Attorney Gerald Maatman Jr. of Seyfarth Shaw Fairweather, one of the authors of the post, told the Cook County Record that there are two significant trends in the suits: "The increase in cases filed by the EEOC despite a proclaimed business-friendly president in the White House, and the increase in workplace harassment lawsuits following the establishment of the #MeToo movement."
In regards to what is fueling the lawsuit trends, Maatman said:"The first trend is due to the delay in the confirmation of the new Trump appointees to leadership positions with the EEOC; their likely pro-business approaches to policy questions and litigation issues have yet to impact the Commission."
Gerald Maatman Jr. Seyfarth Shaw
The second trend, he said, "is the result of the media attention to the #MeToo movement and the increase in workers’ rights and the resulting increase in charges and lawsuits asserting workplace harassment."
The attorney said business owners should keep in mind the power of the commission in litigation.

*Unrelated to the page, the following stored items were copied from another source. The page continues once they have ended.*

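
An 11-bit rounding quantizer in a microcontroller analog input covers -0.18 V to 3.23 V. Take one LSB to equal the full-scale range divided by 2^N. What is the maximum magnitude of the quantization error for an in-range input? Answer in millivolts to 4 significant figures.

0.8325 mV

Range = 3.23 − (-0.18) = 3.41 V.
LSB = 3.41 V / 2^11 = 1.66504 mV.
|e|_max = LSB/2 = 0.8325 mV.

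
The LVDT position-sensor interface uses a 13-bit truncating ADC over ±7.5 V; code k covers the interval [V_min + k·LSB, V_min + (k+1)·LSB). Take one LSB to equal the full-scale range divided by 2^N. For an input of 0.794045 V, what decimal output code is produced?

Full-scale range = 7.5 V − (-7.5 V) = 15 V. LSB = 15 V / 2^13 ≈ 1.831 mV.
V_in − V_min = 0.794045 − (-7.5) = 8.294045 V.
Divide by LSB: 8.294045 × 8192/15 = 4529.6544.
Truncating gives code 4529.

4529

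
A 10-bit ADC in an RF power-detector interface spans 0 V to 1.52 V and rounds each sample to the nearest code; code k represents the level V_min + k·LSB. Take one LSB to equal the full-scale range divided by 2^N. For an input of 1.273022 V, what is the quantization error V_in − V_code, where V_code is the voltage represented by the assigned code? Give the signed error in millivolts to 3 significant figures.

−0.572 mV

V_FS = 1.52 V. LSB = 1.52 V / 2^10 ≈ 1.484 mV.
Position in LSBs: (1.273022 − (0)) × 1024/1.52 = 857.6148; rounding gives k = 858.
V_code = 0 + (858/1024) × 1.52 = 1.273593750 V.
Error = V_in − V_code = 1.273022 − (1.273593750) = −0.572 mV.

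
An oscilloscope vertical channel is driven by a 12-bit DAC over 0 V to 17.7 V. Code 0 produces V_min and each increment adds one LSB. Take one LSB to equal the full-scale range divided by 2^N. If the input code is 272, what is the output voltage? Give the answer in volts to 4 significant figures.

Span = 17.7 V. LSB = 17.7 V / 2^12.
Output = V_min + (272/4096) × range = 0 + 0.0664063 × 17.7 V
      = 0 + 1.17539 = 1.17539 V.

1.175 V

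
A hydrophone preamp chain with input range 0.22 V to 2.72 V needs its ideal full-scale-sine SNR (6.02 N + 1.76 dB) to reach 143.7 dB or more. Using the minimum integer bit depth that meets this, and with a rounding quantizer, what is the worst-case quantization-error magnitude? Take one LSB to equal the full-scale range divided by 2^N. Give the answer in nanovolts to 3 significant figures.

74.5 nV

The full-scale span is 2.72 − (0.22) = 2.5 V.
N ≥ (143.7 − 1.76)/6.02 = 23.578 → N_min = 24.
LSB = 2.5 V ÷ 2^24 = 2.5/16777216 V = 149.01 nV.
|e|_max = LSB/2 = 74.5 nV.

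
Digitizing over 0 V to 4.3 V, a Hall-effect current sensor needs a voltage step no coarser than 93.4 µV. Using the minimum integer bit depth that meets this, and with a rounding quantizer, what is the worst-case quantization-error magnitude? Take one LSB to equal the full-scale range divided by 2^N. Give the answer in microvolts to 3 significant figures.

32.8 µV

Span = 4.3 V.
Required number of levels: 4.3/93.4 µV = 46039; smallest N with 2^N ≥ that is 16.
LSB = 4.3 V ÷ 2^16 = 4.3/65536 V = 65.613 µV.
Half an LSB is 32.8 µV.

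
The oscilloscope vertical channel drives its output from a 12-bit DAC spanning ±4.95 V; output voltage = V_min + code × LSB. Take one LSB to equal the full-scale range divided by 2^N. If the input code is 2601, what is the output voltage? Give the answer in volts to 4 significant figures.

1.337 V

Range = 4.95 − (-4.95) = 9.9 V. LSB = 9.9 V / 2^12.
Output = V_min + (2601/4096) × range = -4.95 + 0.635010 × 9.9 V
      = -4.95 + 6.28660 = 1.33660 V.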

"It means that employers must be mindful that the EEOC remains an aggressive litigant, and the prospect of an EEOC lawsuit is a significant event for a business," Maatman said.
When it comes to what is different now compared to years prior, Maatman explained that the amount of filings under the first full year of the Trump administration is higher "than in past years."
"Case filing decisions made in the field offices of the EEOC are apt to be different once the full complement of headquarters decision-makers take their seats upon Senate confirmation," Maatman said.
As to how the courts are receiving the harassment suits, Maatman said it was a "mixed bag," and the commission's success rate "has not increased over the past year," as it "wins and loses cases just like any other agency."
Maatman sees a decrease in the number of EEOC lawsuits in the near future.
"I expect to see less suits in the future as a result of Trump’s nominees being confirmed by the Senate, and taking leadership roles with the EEOC and changing the direction of its litigation enforcement program," Maatman said.